In this concluding article about Seixas we will sketch his service to New York’s Jewish community as well as the wider New York community. In addition, we’ll get some insights into his family life based on his correspondence with one of his daughters.
Serving New York’s Jewish Community[i]
Hazzan Seixas was an expert mohel. “Gershom Seixas served in this capacity throughout his life, winning praise from a local doctor for his surgical expertise even at the age of seventy. The shortage of capable mohalim meant that a child would often be circumcized after the eighth day. Seixas’ correspondence indicates that it was not unusual for two weeks to pass before the operation, and we even find reference to the circumcision of a seven-month old baby. After the operation Seixas would attend the child to check on his health and progress, often administering necessary medicinal remedies.
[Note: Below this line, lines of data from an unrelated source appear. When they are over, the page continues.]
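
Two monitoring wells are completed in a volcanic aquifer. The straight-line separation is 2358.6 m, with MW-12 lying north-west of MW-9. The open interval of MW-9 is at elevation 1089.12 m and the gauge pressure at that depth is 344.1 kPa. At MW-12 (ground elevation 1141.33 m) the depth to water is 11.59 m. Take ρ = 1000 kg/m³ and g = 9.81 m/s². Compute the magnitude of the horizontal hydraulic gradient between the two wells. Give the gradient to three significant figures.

i ≈ 0.00235

Pressure head at MW-9: ψ = P/(ρg) = 344.1×1000 / (1000 × 9.81) = 35.08 m.
Total head at MW-9: h = z + ψ = 1089.12 + 35.08 = 1124.20 m.
Total head at MW-12: h = 1141.33 − 11.59 = 1129.74 m.
Head difference: h(MW-9) − h(MW-12) = 1124.20 − 1129.74 = -5.54 m.
Hydraulic gradient: i = |Δh| / L = 5.54 / 2358.6 = 0.00235.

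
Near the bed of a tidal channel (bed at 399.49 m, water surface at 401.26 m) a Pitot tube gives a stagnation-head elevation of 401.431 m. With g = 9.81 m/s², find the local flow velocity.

v ≈ 1.83 m/s

Near the bed, under hydrostatic conditions, the piezometric head (z + ψ) equals the free-surface elevation, 401.26 m.
Velocity head = total − piezometric = 401.431 − 401.26 = 0.171 m.
v = √(2g·h_v) = √(2 × 9.81 × 0.171) = 1.83 m/s.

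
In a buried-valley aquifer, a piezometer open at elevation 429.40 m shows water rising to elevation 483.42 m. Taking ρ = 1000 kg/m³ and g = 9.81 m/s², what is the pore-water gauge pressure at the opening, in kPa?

Pressure head ψ = h − z = 483.42 − 429.40 = 54.02 m.
P = ρgψ = 1000 × 9.81 × 54.02 = 529936 Pa ≈ 530 kPa.

P ≈ 530 kPa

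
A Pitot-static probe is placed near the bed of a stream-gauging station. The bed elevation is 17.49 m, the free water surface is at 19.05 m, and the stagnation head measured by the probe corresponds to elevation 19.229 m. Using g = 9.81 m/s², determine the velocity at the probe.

v ≈ 1.87 m/s

Near the bed, under hydrostatic conditions, the piezometric head (z + ψ) equals the free-surface elevation, 19.05 m.
Velocity head = total − piezometric = 19.229 − 19.05 = 0.179 m.
v = √(2g·h_v) = √(2 × 9.81 × 0.179) = 1.87 m/s.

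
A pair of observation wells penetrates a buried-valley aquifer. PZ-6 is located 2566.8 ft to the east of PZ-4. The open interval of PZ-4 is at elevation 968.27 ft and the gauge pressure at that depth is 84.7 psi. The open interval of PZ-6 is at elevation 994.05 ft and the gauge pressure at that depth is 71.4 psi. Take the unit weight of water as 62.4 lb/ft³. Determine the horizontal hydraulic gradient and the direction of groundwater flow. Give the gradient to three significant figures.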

These tasks sometimes ended in Pyrrhic finance when the hazzan would in the end use most or all of his fee to pay for transportation and supplies.
“Seixas filled yet other positions of importance. Often his duties depended on knowledge of religious law and the subtleties of religious judgment based on such law. A number of times he sat on a board which would examine applicants for the position of shohet and supervise the practice of ritual slaughter within the community. At other times he would officiate at wedding ceremonies, often writing the necessary contracts in a handsome Hebrew script. These duties, too, required halachic knowledge in yet other areas.
“The growth in Seixas’ reputation and responsibility supplied him with the necessary stature for preaching to the congregation as their leader and minister. When the European rabbi spoke, it was usually in the form of learned Pilpulistic discourses or in an effort to arouse a transcendent piety, while Seixas’ sermons had a more secular tone. He preached sporadically, interweaving various topics under one heading. The subject which received the greatest amount of attention in these sermons was charity. It is significant that Seixas found it necessary to preach that poverty was no crime nor an outward manifestation of internal evil. He realized that ‘there are rich who are wicked,’ and for him this proved that wealth cannot, therefore, be a reward. He told his fellow congregants that the purpose of a rich man’s life is to help the poor, who in turn suffer poverty to test both the virtue of the rich and their own mettle.
“He asked the congregation to support various charitable societies that disbursed charity secretly to the needy without disclosing the names of the poor to the rest of the community. In these sermons he admonished the congregation, complaining that a few generous souls were forced to carry a disproportionate load. Charity, he preached, is a consummate act of faith. For Gershom Seixas it represented a recognition of man’s stewardship – his caretaker status. By the charitable act, man shows that wealth and goods are not really his but merely in his possession by favor of God for the purpose of doing good deeds.”